More than 200 opponents were released this Thursday in Nicaragua by the government of Daniel Ortega after being deprived of their political rights, stripped of their nationality and expelled to the United States.
The news had been announced by relatives and exiled opponents. Among them are former Sandinista commander Dora María Téllez, former presidential candidate Cristiana Chamorro and Juan Lorenzo Holmann, former general manager of the newspaper The Press.
Nicaraguan opposition leader Juan Sebastián Chamorro, a candidate for the 2021 presidential elections, is among those 222 prisoners released and transferred to the United States today Thursday.
“The immediate and already effective deportation of 222 people is ordered. Said people have already been deported from the country, for which the respective official letters have been issued,” magistrate Octavio Rothschuh, president of Chamber One of the Managua Court of Appeals, told Nicaraguan official media.
The judge added that all were deprived in perpetuity of their political rights. “Traitors to the homeland lose the quality of Nicaraguan national,” according to Law 1145 approved by Parliament, controlled by supporters of President Daniel Ortega, who amended Article 21 of the Constitution. The rule requires a second legislative approval in the second half of this year, which is taken for granted.

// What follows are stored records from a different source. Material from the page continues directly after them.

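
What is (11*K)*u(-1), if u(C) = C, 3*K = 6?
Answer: -22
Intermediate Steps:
K = 2 (K = (⅓)*6 = 2)
(11*K)*u(-1) = (11*2)*(-1) = 22*(-1) = -22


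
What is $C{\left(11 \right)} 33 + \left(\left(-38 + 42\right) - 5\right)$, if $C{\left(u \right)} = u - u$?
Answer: $-1$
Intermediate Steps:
$C{\left(u \right)} = 0$
$C{\left(11 \right)} 33 + \left(\left(-38 + 42\right) - 5\right) = 0 \cdot 33 + \left(\left(-38 + 42\right) - 5\right) = 0 + \left(4 - 5\right) = 0 - 1 = -1$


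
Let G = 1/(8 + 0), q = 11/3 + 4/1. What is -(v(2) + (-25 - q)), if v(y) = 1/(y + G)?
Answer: 1642/51 ≈ 32.196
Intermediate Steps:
q = 23/3 (q = 11*(⅓) + 4*1 = 11/3 + 4 = 23/3 ≈ 7.6667)
G = ⅛ (G = 1/8 = ⅛ ≈ 0.12500)
v(y) = 1/(⅛ + y) (v(y) = 1/(y + ⅛) = 1/(⅛ + y))
-(v(2) + (-25 - q)) = -(8/(1 + 8*2) + (-25 - 1*23/3)) = -(8/(1 + 16) + (-25 - 23/3)) = -(8/17 - 98/3) = -1*(-1642/51) = 1642/51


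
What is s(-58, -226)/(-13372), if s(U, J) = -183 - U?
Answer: 125/13372 ≈ 0.0093479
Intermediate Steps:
s(-58, -226)/(-13372) = (-183 - 1*(-58))/(-13372) = (-183 + 58)*(-1/13372) = -125*(-1/13372) = 125/13372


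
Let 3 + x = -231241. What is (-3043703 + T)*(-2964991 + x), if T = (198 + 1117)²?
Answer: 4201380590330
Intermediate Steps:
x = -231244 (x = -3 - 231241 = -231244)
T = 1729225 (T = 1315² = 1729225)
(-3043703 + T)*(-2964991 + x) = (-3043703 + 1729225)*(-2964991 - 231244) = -1314478*(-3196235) = 4201380590330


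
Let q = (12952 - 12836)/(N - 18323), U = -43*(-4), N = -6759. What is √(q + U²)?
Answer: 27*√6382541294/12541 ≈ 172.00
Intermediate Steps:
U = 172
q = -58/12541 (q = (12952 - 12836)/(-6759 - 18323) = 116/(-25082) = 116*(-1/25082) = -58/12541 ≈ -0.0046248)
√(q + U²) = √(-58/12541 + 172²) = √(-58/12541 + 29584) = √(371012886/12541) = 27*√6382541294/12541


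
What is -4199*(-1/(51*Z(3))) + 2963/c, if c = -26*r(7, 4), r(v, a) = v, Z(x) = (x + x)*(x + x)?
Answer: -137525/9828 ≈ -13.993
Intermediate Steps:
Z(x) = 4*x**2 (Z(x) = (2*x)*(2*x) = 4*x**2)
c = -182 (c = -26*7 = -182)
-4199*(-1/(51*Z(3))) + 2963/c = -4199/((17*(-3))*(4*3**2)) + 2963/(-182) = -4199/((-204*9)) + 2963*(-1/182) = -4199/((-51*36)) - 2963/182 = -4199/(-1836) - 2963/182 = -4199*(-1/1836) - 2963/182 = 247/108 - 2963/182 = -137525/9828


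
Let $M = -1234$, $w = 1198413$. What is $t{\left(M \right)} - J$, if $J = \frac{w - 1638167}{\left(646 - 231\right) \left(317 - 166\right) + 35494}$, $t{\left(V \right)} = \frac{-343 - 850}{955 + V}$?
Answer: $\frac{239795053}{27386361} \approx 8.756$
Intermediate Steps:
$t{\left(V \right)} = - \frac{1193}{955 + V}$
$J = - \frac{439754}{98159}$ ($J = \frac{1198413 - 1638167}{\left(646 - 231\right) \left(317 - 166\right) + 35494} = - \frac{439754}{415 \cdot 151 + 35494} = - \frac{439754}{62665 + 35494} = - \frac{439754}{98159} \approx -4.48$)
$t{\left(M \right)} - J = - \frac{1193}{955 - 1234} - - \frac{439754}{98159} = - \frac{1193}{-279} + \frac{439754}{98159} = \left(-1193\right) \left(- \frac{1}{279}\right) + \frac{439754}{98159} = \frac{1193}{279} + \frac{439754}{98159} = \frac{239795053}{27386361}$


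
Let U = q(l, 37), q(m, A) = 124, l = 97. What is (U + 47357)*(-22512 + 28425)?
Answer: 280755153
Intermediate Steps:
U = 124
(U + 47357)*(-22512 + 28425) = (124 + 47357)*(-22512 + 28425) = 47481*5913 = 280755153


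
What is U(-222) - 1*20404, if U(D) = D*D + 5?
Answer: 28885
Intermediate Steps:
U(D) = 5 + D**2 (U(D) = D**2 + 5 = 5 + D**2)
U(-222) - 1*20404 = (5 + (-222)**2) - 1*20404 = (5 + 49284) - 20404 = 49289 - 20404 = 28885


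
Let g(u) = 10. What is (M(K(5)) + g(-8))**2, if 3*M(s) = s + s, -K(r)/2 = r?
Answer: 100/9 ≈ 11.111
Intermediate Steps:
K(r) = -2*r
M(s) = 2*s/3 (M(s) = (s + s)/3 = (2*s)/3 = 2*s/3)
(M(K(5)) + g(-8))**2 = (2*(-2*5)/3 + 10)**2 = ((2/3)*(-10) + 10)**2 = (-20/3 + 10)**2 = (10/3)**2 = 100/9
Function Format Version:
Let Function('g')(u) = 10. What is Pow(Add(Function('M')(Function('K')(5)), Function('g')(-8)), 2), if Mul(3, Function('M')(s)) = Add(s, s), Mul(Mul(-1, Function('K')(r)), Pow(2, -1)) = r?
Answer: Rational(100, 9) ≈ 11.111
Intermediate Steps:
Function('K')(r) = Mul(-2, r)
Function('M')(s) = Mul(Rational(2, 3), s) (Function('M')(s) = Mul(Rational(1, 3), Add(s, s)) = Mul(Rational(1, 3), Mul(2, s)) = Mul(Rational(2, 3), s))
Pow(Add(Function('M')(Function('K')(5)), Function('g')(-8)), 2) = Pow(Add(Mul(Rational(2, 3), Mul(-2, 5)), 10), 2) = Pow(Add(Mul(Rational(2, 3), -10), 10), 2) = Pow(Add(Rational(-20, 3), 10), 2) = Pow(Rational(10, 3), 2) = Rational(100, 9)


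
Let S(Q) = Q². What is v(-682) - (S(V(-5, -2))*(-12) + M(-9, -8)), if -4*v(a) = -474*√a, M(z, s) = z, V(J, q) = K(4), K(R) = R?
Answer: 201 + 237*I*√682/2 ≈ 201.0 + 3094.6*I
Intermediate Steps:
V(J, q) = 4
v(a) = 237*√a/2 (v(a) = -(-237)*√a/2 = 237*√a/2)
v(-682) - (S(V(-5, -2))*(-12) + M(-9, -8)) = 237*√(-682)/2 - (4²*(-12) - 9) = 237*(I*√682)/2 - (16*(-12) - 9) = 237*I*√682/2 - (-192 - 9) = 237*I*√682/2 - 1*(-201) = 237*I*√682/2 + 201 = 201 + 237*I*√682/2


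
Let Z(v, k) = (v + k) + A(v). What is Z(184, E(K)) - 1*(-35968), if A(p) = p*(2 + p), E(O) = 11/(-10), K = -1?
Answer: 703749/10 ≈ 70375.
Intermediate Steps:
E(O) = -11/10 (E(O) = 11*(-⅒) = -11/10)
Z(v, k) = k + v + v*(2 + v) (Z(v, k) = (v + k) + v*(2 + v) = (k + v) + v*(2 + v) = k + v + v*(2 + v))
Z(184, E(K)) - 1*(-35968) = (-11/10 + 184 + 184*(2 + 184)) - 1*(-35968) = (-11/10 + 184 + 184*186) + 35968 = (-11/10 + 184 + 34224) + 35968 = 344069/10 + 35968 = 703749/10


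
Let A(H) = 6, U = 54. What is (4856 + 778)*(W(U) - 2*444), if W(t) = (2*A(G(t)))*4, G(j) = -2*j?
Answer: -4732560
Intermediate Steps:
W(t) = 48 (W(t) = (2*6)*4 = 12*4 = 48)
(4856 + 778)*(W(U) - 2*444) = (4856 + 778)*(48 - 2*444) = 5634*(48 - 888) = 5634*(-840) = -4732560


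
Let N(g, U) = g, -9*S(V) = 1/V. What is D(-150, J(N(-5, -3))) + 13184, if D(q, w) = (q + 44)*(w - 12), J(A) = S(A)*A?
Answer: 130210/9 ≈ 14468.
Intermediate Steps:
S(V) = -1/(9*V)
J(A) = -⅑ (J(A) = (-1/(9*A))*A = -⅑)
D(q, w) = (-12 + w)*(44 + q) (D(q, w) = (44 + q)*(-12 + w) = (-12 + w)*(44 + q))
D(-150, J(N(-5, -3))) + 13184 = (-528 - 12*(-150) + 44*(-⅑) - 150*(-⅑)) + 13184 = (-528 + 1800 - 44/9 + 50/3) + 13184 = 11554/9 + 13184 = 130210/9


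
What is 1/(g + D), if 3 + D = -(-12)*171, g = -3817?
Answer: -1/1768 ≈ -0.00056561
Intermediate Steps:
D = 2049 (D = -3 - (-12)*171 = -3 - 12*(-171) = -3 + 2052 = 2049)
1/(g + D) = 1/(-3817 + 2049) = 1/(-1768) = -1/1768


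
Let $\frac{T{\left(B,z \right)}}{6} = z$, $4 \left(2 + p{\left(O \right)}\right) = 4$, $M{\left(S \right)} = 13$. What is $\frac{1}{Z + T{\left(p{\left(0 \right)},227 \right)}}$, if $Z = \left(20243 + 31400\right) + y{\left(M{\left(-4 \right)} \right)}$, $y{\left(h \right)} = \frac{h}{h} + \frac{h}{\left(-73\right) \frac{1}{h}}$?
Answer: $\frac{73}{3869269} \approx 1.8867 \cdot 10^{-5}$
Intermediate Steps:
$p{\left(O \right)} = -1$ ($p{\left(O \right)} = -2 + \frac{1}{4} \cdot 4 = -2 + 1 = -1$)
$T{\left(B,z \right)} = 6 z$
$y{\left(h \right)} = 1 - \frac{h^{2}}{73}$ ($y{\left(h \right)} = 1 + h \left(- \frac{h}{73}\right) = 1 - \frac{h^{2}}{73}$)
$Z = \frac{3769843}{73}$ ($Z = \left(20243 + 31400\right) + \left(1 - \frac{13^{2}}{73}\right) = 51643 + \left(1 - \frac{169}{73}\right) = 51643 - \frac{96}{73} = \frac{3769843}{73} \approx 51642.0$)
$\frac{1}{Z + T{\left(p{\left(0 \right)},227 \right)}} = \frac{1}{\frac{3769843}{73} + 6 \cdot 227} = \frac{1}{\frac{3769843}{73} + 1362} = \frac{1}{\frac{3869269}{73}} = \frac{73}{3869269}$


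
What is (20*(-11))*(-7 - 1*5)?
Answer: 2640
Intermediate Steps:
(20*(-11))*(-7 - 1*5) = -220*(-7 - 5) = -220*(-12) = 2640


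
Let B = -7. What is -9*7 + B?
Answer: -70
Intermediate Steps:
-9*7 + B = -9*7 - 7 = -63 - 7 = -70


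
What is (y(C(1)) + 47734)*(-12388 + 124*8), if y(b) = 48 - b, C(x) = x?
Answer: -544512276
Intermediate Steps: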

“The deportees were declared traitors to the homeland and punished for different serious crimes and permanently disqualified from exercising public office. […]as well as to exercise positions of popular election, leaving their citizen rights suspended in perpetuity, “said the judge.
Nicaraguan writer Sergio Ramírez, Ortega’s former vice president during his first term (1985-1990) and currently in exile in Spain, expressed his satisfaction with the measure.
“Today is a great day for the fight for the freedom of Nicaragua as so many unjustly convicted or prosecuted prisoners are released from prisons, prisons in which they should never have been. They go into exile, but they go to freedom,” Ramírez tweeted.
Relatives and friends of the released opponents gathered at Dulles International Airport, DC, to wait for them.
The head of US diplomacy Antony Blinken praised the release, saying it could open the way for more dialogue with Ortega.
“The release of these individuals, one of whom is a U.S. citizen, by the Nicaraguan government marks a constructive step to address human rights abuses in the country, and opens the door for more dialogue between the United States and Nicaragua on issues of concern,” Blinken said in a statement.
The United States facilitated the transport of opponents. This is a “positive and welcome” decision, said a State Department spokesman, who assured that those involved “left the country voluntarily” and will be able to reside in the United States for two years.